Overall, when it comes to private employer health plans, best practice remains the same. Coordinate closely with your plan’s insurance carrier(s) and/or TPA to ensure that your team understands what will be covered and when. It is important to have accurate, up-to- date information to communicate to employees/participants covered by the company’s medical plan as needed.
Outside the direct scope of employer plans, the House Bill contains additional health plan-related items:
- Expansion of Medicare Coverage. Medicare Part B will purportedly cover beneficiary cost-sharing for provider visits during which a COVID-19 diagnostic test is administered or ordered. Similarly, Medicare Advantage must provide coverage for COVID-19 diagnostic testing, including the associated office visit cost with no cost sharing.
- This provision is unlikely to impact private plans given Medicare is typically the secondary payer.
- The House Bill makes a “clarification” to the Medicare telehealth provision of the Coronavirus Preparedness and Response Supplemental Appropriations Act, 2020 (P.L. 116-123) (the $8.3B funding bill signed into law on March 6, 2020) to ensure that new Medicare beneficiaries are able to access telehealth services under the emergency authority granted to the Secretary of HHS.

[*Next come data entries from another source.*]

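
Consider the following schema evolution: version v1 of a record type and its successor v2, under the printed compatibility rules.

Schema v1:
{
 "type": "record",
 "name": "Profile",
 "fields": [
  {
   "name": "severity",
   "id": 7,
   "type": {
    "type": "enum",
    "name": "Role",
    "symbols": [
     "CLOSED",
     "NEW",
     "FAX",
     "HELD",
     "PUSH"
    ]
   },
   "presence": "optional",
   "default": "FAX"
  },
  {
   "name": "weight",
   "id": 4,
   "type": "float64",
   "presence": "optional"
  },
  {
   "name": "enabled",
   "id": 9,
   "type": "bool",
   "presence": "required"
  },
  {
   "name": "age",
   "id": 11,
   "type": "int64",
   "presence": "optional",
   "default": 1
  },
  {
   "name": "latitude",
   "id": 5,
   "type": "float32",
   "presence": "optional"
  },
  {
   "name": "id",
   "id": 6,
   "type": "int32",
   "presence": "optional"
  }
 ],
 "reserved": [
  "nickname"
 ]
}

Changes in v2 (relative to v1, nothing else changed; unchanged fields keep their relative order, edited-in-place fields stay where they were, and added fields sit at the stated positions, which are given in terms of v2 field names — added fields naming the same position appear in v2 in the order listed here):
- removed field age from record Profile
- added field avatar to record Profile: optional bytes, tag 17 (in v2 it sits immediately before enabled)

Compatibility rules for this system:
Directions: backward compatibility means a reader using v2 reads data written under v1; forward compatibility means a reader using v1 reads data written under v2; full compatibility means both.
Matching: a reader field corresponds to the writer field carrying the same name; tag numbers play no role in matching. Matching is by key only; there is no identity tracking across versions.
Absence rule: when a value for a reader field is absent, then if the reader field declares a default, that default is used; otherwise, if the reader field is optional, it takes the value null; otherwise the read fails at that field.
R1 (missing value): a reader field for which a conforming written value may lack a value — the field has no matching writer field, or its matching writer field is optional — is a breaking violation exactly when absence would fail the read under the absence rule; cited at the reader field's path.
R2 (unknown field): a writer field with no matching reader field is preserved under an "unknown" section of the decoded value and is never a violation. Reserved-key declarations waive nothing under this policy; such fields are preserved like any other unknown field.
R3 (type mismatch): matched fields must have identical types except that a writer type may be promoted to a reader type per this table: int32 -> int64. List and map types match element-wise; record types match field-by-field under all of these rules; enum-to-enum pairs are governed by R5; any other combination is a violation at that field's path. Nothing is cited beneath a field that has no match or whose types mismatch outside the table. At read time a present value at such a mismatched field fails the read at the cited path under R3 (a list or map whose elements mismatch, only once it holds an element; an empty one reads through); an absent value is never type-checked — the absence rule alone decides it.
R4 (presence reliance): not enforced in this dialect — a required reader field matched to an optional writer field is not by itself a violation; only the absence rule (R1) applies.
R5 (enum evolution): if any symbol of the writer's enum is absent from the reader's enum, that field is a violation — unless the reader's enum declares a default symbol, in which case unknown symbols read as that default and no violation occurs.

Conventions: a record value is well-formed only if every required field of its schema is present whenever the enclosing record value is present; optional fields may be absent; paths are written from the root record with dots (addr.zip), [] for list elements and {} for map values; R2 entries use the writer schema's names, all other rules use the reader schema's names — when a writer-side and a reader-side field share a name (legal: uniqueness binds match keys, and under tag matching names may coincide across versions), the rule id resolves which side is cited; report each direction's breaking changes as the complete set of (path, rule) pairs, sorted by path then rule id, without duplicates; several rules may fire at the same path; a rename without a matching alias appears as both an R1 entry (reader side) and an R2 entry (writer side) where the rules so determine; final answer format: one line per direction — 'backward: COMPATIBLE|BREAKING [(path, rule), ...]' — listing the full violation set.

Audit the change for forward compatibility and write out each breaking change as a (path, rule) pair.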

- Medicaid and CHIP. Medicaid and CHIP coverage is also covered by the House Bill. Like Medicare, Medicaid programs must provide coverage for COVID-19 diagnostic testing, including the associated office visit cost with no cost sharing. States also have the option to extend Medicaid eligibility to uninsured populations for the purposes of COVID-19 diagnostic testing. To incentivize State spending, state expenditures for medical and administrative costs associated with this Medicaid expansion will be matched by the federal government at 100 percent. An increase in federal funding of Medicaid during Fiscal Years 2020 and 2021 is also provided for in this House Bill.

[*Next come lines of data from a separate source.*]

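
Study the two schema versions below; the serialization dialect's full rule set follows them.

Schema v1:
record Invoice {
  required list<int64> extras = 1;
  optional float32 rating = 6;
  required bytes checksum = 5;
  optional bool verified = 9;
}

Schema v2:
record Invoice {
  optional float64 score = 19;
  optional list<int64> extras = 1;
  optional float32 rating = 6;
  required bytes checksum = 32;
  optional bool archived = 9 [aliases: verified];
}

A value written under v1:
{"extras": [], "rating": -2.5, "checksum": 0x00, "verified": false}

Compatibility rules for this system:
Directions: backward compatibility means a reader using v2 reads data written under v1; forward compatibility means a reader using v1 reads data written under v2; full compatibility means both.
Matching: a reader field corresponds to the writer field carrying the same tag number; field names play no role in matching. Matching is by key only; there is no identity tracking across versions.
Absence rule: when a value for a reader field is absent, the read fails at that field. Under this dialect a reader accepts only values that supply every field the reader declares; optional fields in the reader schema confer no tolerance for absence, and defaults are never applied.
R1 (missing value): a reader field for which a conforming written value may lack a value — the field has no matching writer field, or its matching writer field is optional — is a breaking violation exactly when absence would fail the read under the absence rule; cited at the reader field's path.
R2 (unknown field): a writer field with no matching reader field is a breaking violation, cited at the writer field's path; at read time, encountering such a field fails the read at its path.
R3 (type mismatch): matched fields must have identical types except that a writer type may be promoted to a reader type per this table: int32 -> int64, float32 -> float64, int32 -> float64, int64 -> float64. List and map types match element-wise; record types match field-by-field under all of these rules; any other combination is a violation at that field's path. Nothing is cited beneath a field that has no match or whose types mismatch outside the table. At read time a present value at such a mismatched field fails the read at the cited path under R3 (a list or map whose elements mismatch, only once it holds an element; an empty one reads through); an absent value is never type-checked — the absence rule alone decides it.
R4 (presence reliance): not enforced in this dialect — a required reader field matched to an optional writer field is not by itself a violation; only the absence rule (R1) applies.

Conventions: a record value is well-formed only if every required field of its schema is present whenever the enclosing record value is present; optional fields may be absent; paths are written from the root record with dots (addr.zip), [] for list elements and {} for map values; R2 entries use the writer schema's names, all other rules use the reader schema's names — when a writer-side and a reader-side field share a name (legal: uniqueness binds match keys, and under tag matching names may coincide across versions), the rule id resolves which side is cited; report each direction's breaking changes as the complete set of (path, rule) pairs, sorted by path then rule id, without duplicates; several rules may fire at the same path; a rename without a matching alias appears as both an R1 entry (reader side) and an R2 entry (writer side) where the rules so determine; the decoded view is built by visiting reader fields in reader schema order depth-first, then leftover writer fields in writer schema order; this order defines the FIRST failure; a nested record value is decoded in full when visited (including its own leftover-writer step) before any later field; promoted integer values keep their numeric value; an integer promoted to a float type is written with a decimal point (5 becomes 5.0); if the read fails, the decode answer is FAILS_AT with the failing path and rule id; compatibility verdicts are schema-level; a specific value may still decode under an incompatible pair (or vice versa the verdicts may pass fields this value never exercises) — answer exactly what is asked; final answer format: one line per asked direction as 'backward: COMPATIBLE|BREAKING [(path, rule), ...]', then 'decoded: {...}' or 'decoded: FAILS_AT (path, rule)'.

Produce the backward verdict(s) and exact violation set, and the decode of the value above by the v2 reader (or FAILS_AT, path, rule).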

- TRICARE, Coverage for Veterans, Coverage for Federal Civilians. The same expansion (no cost-sharing on testing and associated office visits) is extended under TRICARE, Coverage for Veterans, Coverage for Federal Civilians as well those covered by health services systems funded by the Indian Health Service or a health service of the Indian Health Service (primarily covering American Indians and Alaskan Natives at tribal care facilities).
- Uninsured Coverage Not Covered by Medicaid. The uninsured are covered by the House Bill (on a federal level to the extent a state does not opt to expand its Medicaid coverage to the uninsured). The National Disaster Medical System and the Secretary of HHS will reimburse the costs of COVID-19 diagnostic testing provided to individuals without insurance (with appropriations for this coverage allowed at up to $1 billion).
- PREP Act – Expansion of Protection for Personal Respiratory Device Companies. The Public Readiness and Emergency Preparedness Act of 2005 (PREP Act) amended the Public Health Service Act (PHSA) to provide liability immunity related to the manufacture, testing, development, distribution, administration and use of medical countermeasures against events, including pandemics. Through the House Bill, certain personal respiratory protective devices are to be treated as covered countermeasures under the PREP Act Declaration for the purposes of emergency use during the COVID-19 outbreak through October 1, 2024.